Since then, De Georgiou has been a public advocate for justice for Epstein’s victims as well as the release of the Epstein files. She also founded the Kintsugi Foundation, a nonprofit focusing on helping women recover from addiction and trauma.
“I don’t think events in my life define me. I think the way that I respond to them is who I am, and if I can bring purpose to my life and demonstrate to other people that there are a number of different ways to respond to events like this, then I can be useful”, she said. “I can be helpful, and potentially, I can help somebody else have the information and maybe the courage to handle it in a way that they might not have.”

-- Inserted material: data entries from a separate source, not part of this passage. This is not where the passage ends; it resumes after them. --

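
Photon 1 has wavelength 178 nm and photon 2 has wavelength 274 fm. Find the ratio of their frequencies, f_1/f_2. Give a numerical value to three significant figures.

f_1 = 1.684 × 10^15 Hz (from wavelength = 178 nm, via f = c/λ).
f_2 = 1.094 × 10^21 Hz (from wavelength = 274 fm, via f = c/λ).
Ratio = 1.684 × 10^15 / 1.094 × 10^21 = 1.54 × 10^-6.

1.54 × 10^-6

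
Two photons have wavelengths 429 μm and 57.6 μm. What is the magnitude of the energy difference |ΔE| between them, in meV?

18.6 meV

Using E = hc/λ: E₁ = 4.630e-22 J, E₂ = 3.449e-21 J.
|ΔE| = |4.630e-22 − 3.449e-21| = 2.99e-21 J = 18.6 meV.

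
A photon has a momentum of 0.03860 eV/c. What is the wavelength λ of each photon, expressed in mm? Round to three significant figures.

In SI units: p = 0.03860 eV/c = 2.0629e-29 kg·m/s.
Apply λ = h/p: λ = 3.212e-5 m.
Converting to mm: λ = 0.03212 mm ≈ 0.0321 mm.

0.0321 mm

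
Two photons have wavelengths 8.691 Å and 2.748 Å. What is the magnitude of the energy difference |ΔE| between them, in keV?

3.09 keV

Using E = hc/λ: E₁ = 2.2856 × 10^-16 J, E₂ = 7.2287 × 10^-16 J.
|ΔE| = |2.2856 × 10^-16 − 7.2287 × 10^-16| = 4.94 × 10^-16 J = 3.09 keV.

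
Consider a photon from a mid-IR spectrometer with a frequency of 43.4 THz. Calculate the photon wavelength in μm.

6.91 μm

(c = 2.99792458 × 10^8 m/s.)
In SI units: f = 43.4 THz = 4.34 × 10^13 Hz.
Since λ = c/f for a photon, λ = 6.908 × 10^-6 m.
Converting to μm: λ = 6.908 μm ≈ 6.91 μm.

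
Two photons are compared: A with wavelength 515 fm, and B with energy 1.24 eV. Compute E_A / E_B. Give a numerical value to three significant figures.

E_A = 3.857 × 10^-13 J (from wavelength = 515 fm, via E = hc/λ).
E_B = 1.987 × 10^-19 J (from energy = 1.24 eV, via E given directly).
Ratio = 3.857 × 10^-13 / 1.987 × 10^-19 = 1.94 × 10^6.

1.94 × 10^6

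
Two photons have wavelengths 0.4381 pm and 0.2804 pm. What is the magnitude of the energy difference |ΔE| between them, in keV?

1590 keV

Using E = hc/λ: E₁ = 4.5342e-13 J, E₂ = 7.0843e-13 J.
|ΔE| = |4.5342e-13 − 7.0843e-13| = 2.55e-13 J = 1590 keV.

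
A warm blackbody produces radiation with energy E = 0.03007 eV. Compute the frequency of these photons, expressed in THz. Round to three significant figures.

7.27 THz

In SI units: E = 0.03007 eV = 4.8177 × 10^-21 J.
For a photon f = E/h, so f = 7.271 × 10^12 Hz.
Converting to THz: f = 7.271 THz ≈ 7.27 THz.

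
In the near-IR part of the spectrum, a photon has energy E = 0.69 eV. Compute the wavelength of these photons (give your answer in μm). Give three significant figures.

1.80 μm

First convert: E = 0.69 eV = 1.1055 × 10^-19 J.
Since λ = hc/E for a photon, λ = 1.797 × 10^-6 m.
Converting to μm: λ = 1.797 μm ≈ 1.80 μm.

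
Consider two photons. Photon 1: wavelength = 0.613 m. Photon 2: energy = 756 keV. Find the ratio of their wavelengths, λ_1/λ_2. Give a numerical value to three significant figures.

λ_1 = 0.6130 m (from wavelength = 0.613 m, via λ given directly).
λ_2 = 1.640 × 10^-12 m (from energy = 756 keV, via λ = hc/E).
Ratio = 0.6130 / 1.640 × 10^-12 = 3.74 × 10^11.

3.74 × 10^11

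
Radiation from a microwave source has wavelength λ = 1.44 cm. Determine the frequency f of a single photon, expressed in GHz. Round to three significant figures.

(c = 2.99792458·10^8 m/s.)
In SI units: λ = 1.44 cm = 0.0144 m.
Since f = c/λ for a photon, f = 2.082·10^10 Hz.
Converting to GHz: f = 20.82 GHz ≈ 20.8 GHz.

20.8 GHz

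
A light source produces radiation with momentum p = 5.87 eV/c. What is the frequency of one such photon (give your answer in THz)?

1420 THz

(h = 6.62607015 × 10^-34 J·s, c = 2.99792458 × 10^8 m/s, 1 eV = 1.602176634 × 10^-19 J.)
In SI units: p = 5.87 eV/c = 3.1371 × 10^-27 kg·m/s.
The photon relation is f = pc/h, giving f = 1.419 × 10^15 Hz.
Converting to THz: f = 1419 THz ≈ 1420 THz.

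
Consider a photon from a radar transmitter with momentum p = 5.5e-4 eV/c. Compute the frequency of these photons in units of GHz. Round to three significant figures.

133 GHz

Take h = 6.62607015e-34 J·s, c = 2.99792458e8 m/s, 1 eV = 1.602176634e-19 J.
In SI units: p = 5.5e-4 eV/c = 2.9394e-31 kg·m/s.
Apply f = pc/h: f = 1.330e11 Hz.
Converting to GHz: f = 133.0 GHz ≈ 133 GHz.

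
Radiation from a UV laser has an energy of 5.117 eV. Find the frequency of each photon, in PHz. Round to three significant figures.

(h = 6.62607015e-34 J·s, 1 eV = 1.602176634e-19 J.)
Convert to SI: E = 5.117 eV = 8.1983e-19 J.
Since f = E/h for a photon, f = 1.237e15 Hz.
Converting to PHz: f = 1.237 PHz ≈ 1.24 PHz.

1.24 PHz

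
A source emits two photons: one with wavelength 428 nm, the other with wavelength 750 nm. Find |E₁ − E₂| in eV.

1.24 eV

Using E = hc/λ: E₁ = 4.641e-19 J, E₂ = 2.649e-19 J.
|ΔE| = |4.641e-19 − 2.649e-19| = 1.99e-19 J = 1.24 eV.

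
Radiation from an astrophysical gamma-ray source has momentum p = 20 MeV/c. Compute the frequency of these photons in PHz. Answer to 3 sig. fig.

4.84 × 10^6 PHz

Use h = 6.62607015 × 10^-34 J·s, c = 2.99792458 × 10^8 m/s, 1 eV = 1.602176634 × 10^-19 J.
Convert to SI: p = 20 MeV/c = 1.0689 × 10^-20 kg·m/s.
Apply f = pc/h: f = 4.836 × 10^21 Hz.
Converting to PHz: f = 4.836 × 10^6 PHz ≈ 4.84 × 10^6 PHz.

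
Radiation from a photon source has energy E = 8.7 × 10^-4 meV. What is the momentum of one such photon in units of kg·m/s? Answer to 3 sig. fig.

4.65 × 10^-34 kg·m/s

Convert to SI: E = 8.7 × 10^-4 meV = 1.3939 × 10^-25 J.
Apply p = E/c: p = 4.650 × 10^-34 kg·m/s.
So p ≈ 4.65 × 10^-34 kg·m/s.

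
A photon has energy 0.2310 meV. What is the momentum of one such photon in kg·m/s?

1.23 × 10^-31 kg·m/s

In SI units: E = 0.2310 meV = 3.7010 × 10^-23 J.
Apply p = E/c: p = 1.235 × 10^-31 kg·m/s.
So p ≈ 1.23 × 10^-31 kg·m/s.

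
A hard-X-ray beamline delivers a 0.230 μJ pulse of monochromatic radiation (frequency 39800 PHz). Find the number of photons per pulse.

Per-photon energy: E = 2.637·10^-14 J (from frequency = 39800 PHz).
N = E_total / E_photon = 2.30·10^-7 J / 2.637·10^-14 J = 8.72·10^6.

8.72·10^6 photons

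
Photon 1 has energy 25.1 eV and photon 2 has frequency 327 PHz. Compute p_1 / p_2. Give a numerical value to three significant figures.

p_1 = 1.341e-26 kg·m/s (from energy = 25.1 eV, via p = E/c).
p_2 = 7.227e-25 kg·m/s (from frequency = 327 PHz, via p = hf/c).
Ratio = 1.341e-26 / 7.227e-25 = 0.0186.

0.0186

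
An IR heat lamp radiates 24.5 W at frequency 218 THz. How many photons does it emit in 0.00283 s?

4.80·10^17 photons

Total energy: E_total = P·t = 24.5 × 0.00283 = 0.06934 J.
Per-photon energy: E = 1.444·10^-19 J.
N = E_total / E_photon = 4.80·10^17.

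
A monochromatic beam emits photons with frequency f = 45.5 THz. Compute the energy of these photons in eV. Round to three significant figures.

Use h = 6.62607015 × 10^-34 J·s, 1 eV = 1.602176634 × 10^-19 J.
First convert: f = 45.5 THz = 4.55 × 10^13 Hz.
Since E = hf for a photon, E = 3.015 × 10^-20 J.
Converting to eV: E = 0.1882 eV ≈ 0.188 eV.

0.188 eV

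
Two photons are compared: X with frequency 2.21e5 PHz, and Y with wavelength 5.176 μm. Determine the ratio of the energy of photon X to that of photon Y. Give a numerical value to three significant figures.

E_X = 1.464e-13 J (from frequency = 2.21e5 PHz, via E = hf).
E_Y = 3.838e-20 J (from wavelength = 5.176 μm, via E = hc/λ).
Ratio = 1.464e-13 / 3.838e-20 = 3.82e6.

3.82e6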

De Georgiou said she has focused on who she is, rather than who she is not, reaffirming herself and developing an identity that she alone is in charge of.
“I think it’s important to talk to yourself as if you’re talking to or about a small child,” she said. “And to also know that who you are as a person can’t be damaged in any way, like your soul, who you are as a being living in this world can’t be destroyed, can’t be harmed, can’t be broken in any way.”